We found the pair almost as we left them, with the excellent Derek Jacobi as Alan, recovering from a heart attack brought on by their hasty quarrel about the desirability of lesbianism in Harrogate and perhaps one too many respiratory struggles with glottal northernisms (the downfall of many a thespian). Much has been made of this septuagenarian double act, and Jacobi and Anne Reid, a natural as Celia, shone even when they were just gazing over t'moors and talking about dead people.

It would be a gentler story, though, without the complications whipped up by their clashing daughters - Gillian (Nicola Walker), a widowed single mum and grubby farmer with an impulsive sex drive, and freshly outed Caroline (Sarah Lancashire), snooty head teacher of a school that sings Jerusalem every morning - each conscious, amid declarations of love and alarm bells at the realisation that old people have minds of their own, of festering parental disapproval that recent events could only aggravate.

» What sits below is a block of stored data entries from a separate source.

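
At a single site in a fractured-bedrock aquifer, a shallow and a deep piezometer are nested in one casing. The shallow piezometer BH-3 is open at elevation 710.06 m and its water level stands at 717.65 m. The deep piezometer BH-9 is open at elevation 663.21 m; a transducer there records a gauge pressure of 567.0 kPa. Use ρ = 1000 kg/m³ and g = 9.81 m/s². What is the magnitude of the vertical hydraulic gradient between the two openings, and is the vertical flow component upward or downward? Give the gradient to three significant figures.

Total head at BH-3: h = 717.65 m (water level in the standpipe).
Pressure head at BH-9: ψ = P/(ρg) = 567.0×1000 / (1000 × 9.81) = 57.80 m.
Total head at BH-9: h = z + ψ = 663.21 + 57.80 = 721.01 m.
Δh = h(BH-3) − h(BH-9) = 717.65 − 721.01 = -3.36 m.
Vertical separation Δz = 710.06 − 663.21 = 46.85 m.
|i_v| = |Δh| / Δz = 3.36 / 46.85 = 0.0717.
Head is higher in the deep piezometer, so vertical flow is upward (discharge condition).

|i_v| ≈ 0.0717; vertical flow is upward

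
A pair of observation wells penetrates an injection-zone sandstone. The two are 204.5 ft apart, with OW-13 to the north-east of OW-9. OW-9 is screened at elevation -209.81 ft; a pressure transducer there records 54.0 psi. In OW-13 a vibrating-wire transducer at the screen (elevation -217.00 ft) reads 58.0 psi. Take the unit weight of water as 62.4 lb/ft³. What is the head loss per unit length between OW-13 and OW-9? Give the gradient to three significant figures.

i ≈ 0.00998 ft/ft

Pressure head at OW-9: ψ = 144·P/γ = 144 × 54.0 / 62.4 = 124.62 ft.
Total head at OW-9: h = z + ψ = -209.81 + 124.62 = -85.19 ft.
Pressure head at OW-13: ψ = 144·P/γ = 144 × 58.0 / 62.4 = 133.85 ft.
Total head at OW-13: h = z + ψ = -217.00 + 133.85 = -83.15 ft.
Head difference: h(OW-9) − h(OW-13) = -85.19 − (-83.15) = -2.04 ft.
Hydraulic gradient: i = |Δh| / L = 2.04 / 204.5 = 0.00998.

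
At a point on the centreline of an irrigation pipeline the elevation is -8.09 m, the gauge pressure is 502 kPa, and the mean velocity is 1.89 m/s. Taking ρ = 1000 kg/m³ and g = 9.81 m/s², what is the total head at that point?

h ≈ 43.26 m

Pressure head ψ = P/(ρg) = 502×1000 / (1000 × 9.81) = 51.17 m.
Velocity head = v²/(2g) = 1.89² / (2 × 9.81) = 0.182 m.
h = z + ψ + v²/(2g) = -8.09 + 51.17 + 0.182 = 43.26 m.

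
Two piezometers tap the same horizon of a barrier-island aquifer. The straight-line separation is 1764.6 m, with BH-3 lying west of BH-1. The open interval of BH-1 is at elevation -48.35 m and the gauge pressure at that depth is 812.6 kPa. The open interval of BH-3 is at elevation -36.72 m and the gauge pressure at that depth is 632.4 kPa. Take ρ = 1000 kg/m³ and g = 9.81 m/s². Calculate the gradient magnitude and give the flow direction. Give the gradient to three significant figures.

i ≈ 0.00382; groundwater flows toward the west

Pressure head at BH-1: ψ = P/(ρg) = 812.6×1000 / (1000 × 9.81) = 82.83 m.
Total head at BH-1: h = z + ψ = -48.35 + 82.83 = 34.48 m.
Pressure head at BH-3: ψ = P/(ρg) = 632.4×1000 / (1000 × 9.81) = 64.46 m.
Total head at BH-3: h = z + ψ = -36.72 + 64.46 = 27.74 m.
Head difference: h(BH-1) − h(BH-3) = 34.48 − 27.74 = 6.74 m.
Hydraulic gradient: i = |Δh| / L = 6.74 / 1764.6 = 0.00382.
Flow is from higher to lower head: from BH-1 toward BH-3, i.e. toward the west.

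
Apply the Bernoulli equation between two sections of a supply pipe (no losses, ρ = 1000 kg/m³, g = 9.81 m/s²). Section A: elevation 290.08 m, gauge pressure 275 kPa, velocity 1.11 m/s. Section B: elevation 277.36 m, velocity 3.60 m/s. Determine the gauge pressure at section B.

P₂ ≈ 394 kPa

Pressure head at A: ψ₁ = P₁/(ρg) = 275×1000 / (1000 × 9.81) = 28.03 m.
Velocity heads: v₁²/2g = 1.11²/19.62 = 0.063 m; v₂²/2g = 3.60²/19.62 = 0.661 m.
Total head H = z₁ + ψ₁ + v₁²/2g = 290.08 + 28.03 + 0.063 = 318.17 m.
ψ₂ = H − z₂ − v₂²/2g = 318.17 − 277.36 − 0.661 = 40.15 m.
P₂ = ρgψ₂ = 1000 × 9.81 × 40.15 ≈ 394 kPa.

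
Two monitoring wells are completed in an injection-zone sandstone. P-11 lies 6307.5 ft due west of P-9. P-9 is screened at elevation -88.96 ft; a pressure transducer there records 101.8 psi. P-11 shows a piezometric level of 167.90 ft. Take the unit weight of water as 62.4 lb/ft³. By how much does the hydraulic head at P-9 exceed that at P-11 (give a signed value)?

Δh ≈ -21.94 ft

Pressure head at P-9: ψ = 144·P/γ = 144 × 101.8 / 62.4 = 234.92 ft.
Total head at P-9: h = z + ψ = -88.96 + 234.92 = 145.96 ft.
Total head at P-11: h = 167.90 ft (water level in the piezometer is the total head).
Head difference: h(P-9) − h(P-11) = 145.96 − 167.90 = -21.94 ft.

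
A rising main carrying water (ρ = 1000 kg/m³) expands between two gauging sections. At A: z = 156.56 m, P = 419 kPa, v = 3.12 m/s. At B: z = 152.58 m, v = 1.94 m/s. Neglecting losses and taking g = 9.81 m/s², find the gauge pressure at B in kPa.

Pressure head at A: ψ₁ = P₁/(ρg) = 419×1000 / (1000 × 9.81) = 42.71 m.
Velocity heads: v₁²/2g = 3.12²/19.62 = 0.496 m; v₂²/2g = 1.94²/19.62 = 0.192 m.
Total head H = z₁ + ψ₁ + v₁²/2g = 156.56 + 42.71 + 0.496 = 199.77 m.
ψ₂ = H − z₂ − v₂²/2g = 199.77 − 152.58 − 0.192 = 47.00 m.
P₂ = ρgψ₂ = 1000 × 9.81 × 47.00 ≈ 461 kPa.

P₂ ≈ 461 kPa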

With Caroline's dalliance with a junior female colleague out in the open, it was Gillian's turn to stir the pot with revelations of a drunken shag with Caroline's multi-philandering husband John (a wonderfully furtive Tony Gardner). I couldn't say whether this was more transgressive than Gillian's earlier eye-opener - seeing her carrying on (Yorkshire for sexual intercourse) with a lad young enough to be her son from the local filling station - but it had Derek Jacobi shaking his head. "You pillock," he said, a word that wasn't quite equal to his disappointment (he was thinking of the shame she had brought upon the house as a pregnant 15-year-old), but served to draw a line under the affair before he had another heart attack. In the end we left the lovebirds understandably sloping off to the register office for a deserved quiet wedding. But will they get it? Tune in Tuesday.

Phil Hogan, The Guardian, 23rd November 2013

Last Tango in Halifax returns for more generation games

One of the things that makes Last Tango so life-like is how wonderfully petty and two-faced it allows its characters to be, and the scenes between Caroline and Gillian are deftly handled by Sarah Lancashire and Nicola Walker.

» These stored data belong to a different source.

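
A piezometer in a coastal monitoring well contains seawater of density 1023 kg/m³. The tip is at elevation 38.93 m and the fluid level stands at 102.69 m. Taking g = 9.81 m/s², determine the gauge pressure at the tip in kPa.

Pressure head ψ = h − z = 102.69 − 38.93 = 63.76 m.
P = ρgψ = 1023 × 9.81 × 63.76 = 639872 Pa ≈ 640 kPa.

P ≈ 640 kPa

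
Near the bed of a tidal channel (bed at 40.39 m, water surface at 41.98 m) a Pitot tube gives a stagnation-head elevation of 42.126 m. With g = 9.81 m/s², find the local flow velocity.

v ≈ 1.69 m/s

Near the bed, under hydrostatic conditions, the piezometric head (z + ψ) equals the free-surface elevation, 41.98 m.
Velocity head = total − piezometric = 42.126 − 41.98 = 0.146 m.
v = √(2g·h_v) = √(2 × 9.81 × 0.146) = 1.69 m/s.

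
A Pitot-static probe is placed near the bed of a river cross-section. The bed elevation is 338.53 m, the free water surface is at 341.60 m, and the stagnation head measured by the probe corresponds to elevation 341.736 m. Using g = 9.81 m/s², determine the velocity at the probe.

Near the bed, under hydrostatic conditions, the piezometric head (z + ψ) equals the free-surface elevation, 341.60 m.
Velocity head = total − piezometric = 341.736 − 341.60 = 0.136 m.
v = √(2g·h_v) = √(2 × 9.81 × 0.136) = 1.63 m/s.

v ≈ 1.63 m/s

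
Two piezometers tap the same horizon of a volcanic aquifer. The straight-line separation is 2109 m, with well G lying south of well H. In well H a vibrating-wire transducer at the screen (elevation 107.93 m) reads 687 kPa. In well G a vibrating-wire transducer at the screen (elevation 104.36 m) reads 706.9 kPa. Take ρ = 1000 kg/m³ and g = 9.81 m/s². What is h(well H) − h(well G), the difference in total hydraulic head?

Δh ≈ 1.54 m

Pressure head at well H: ψ = P/(ρg) = 687×1000 / (1000 × 9.81) = 70.03 m.
Total head at well H: h = z + ψ = 107.93 + 70.03 = 177.96 m.
Pressure head at well G: ψ = P/(ρg) = 706.9×1000 / (1000 × 9.81) = 72.06 m.
Total head at well G: h = z + ψ = 104.36 + 72.06 = 176.42 m.
Head difference: h(well H) − h(well G) = 177.96 − 176.42 = 1.54 m.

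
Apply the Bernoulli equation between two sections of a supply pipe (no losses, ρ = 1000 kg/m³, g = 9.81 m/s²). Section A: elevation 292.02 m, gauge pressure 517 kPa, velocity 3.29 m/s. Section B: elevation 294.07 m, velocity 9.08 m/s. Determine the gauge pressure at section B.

Pressure head at A: ψ₁ = P₁/(ρg) = 517×1000 / (1000 × 9.81) = 52.70 m.
Velocity heads: v₁²/2g = 3.29²/19.62 = 0.552 m; v₂²/2g = 9.08²/19.62 = 4.202 m.
Total head H = z₁ + ψ₁ + v₁²/2g = 292.02 + 52.70 + 0.552 = 345.27 m.
ψ₂ = H − z₂ − v₂²/2g = 345.27 − 294.07 − 4.202 = 47.00 m.
P₂ = ρgψ₂ = 1000 × 9.81 × 47.00 ≈ 461 kPa.

P₂ ≈ 461 kPa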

Jane Simon, The Mirror, 19th November 2013

Derek Jacobi and Anne Reid resume their touching romance as mature lovebirds Alan and Celia for a second season of laughter and tears. Having narrowly cheated death last time out, Alan has a renewed zest for life and, apart from a spot of rock climbing, what he really, really, wants to do is be married to Celia - and the sooner the better. As for daughters Gillian and Caroline, the near-fatal crisis appears to have brought the families closer together. But the honeymoon period hits turbulence when Caroline's wastrel ex John enters the scene and complex emotions bubble to the surface. Nicola Walker, Sarah Lancashire and Tony Gardner co-star.

Carol Carter and Larushka Ivan-Zadeh, Metro, 19th November 2013

At the end of the first series of Sally Wainwright's winning, warm-hearted drama, dear Alan was hovering between life and death after a heart attack. Obviously he survives, or there wouldn't be much point in returning to Yorkshire for a second helping.

It's great to see everyone again in a drama where pensioners are loved, cherished and never dismissed as inconvenient, and this time the masterly Wainwright has broadened the drama to dig deeper into other characters, notably Caroline (Sarah Lancashire, who's excellent) the newly-confident and newly out lesbian. While Alan and Celia (Derek Jacobi and Anne Reid) mend the relationship that almost fractured for ever, there's a shift in the tectonic plates in the romantic lives of their families. Just look at poor Gillian (Nicola Walker), who is made to pay for her terrible mistake in sleeping with John (Tony Gardner), Caroline's pathologically hopeless estranged husband. No one does bleating wretchedness like Gardner - no one.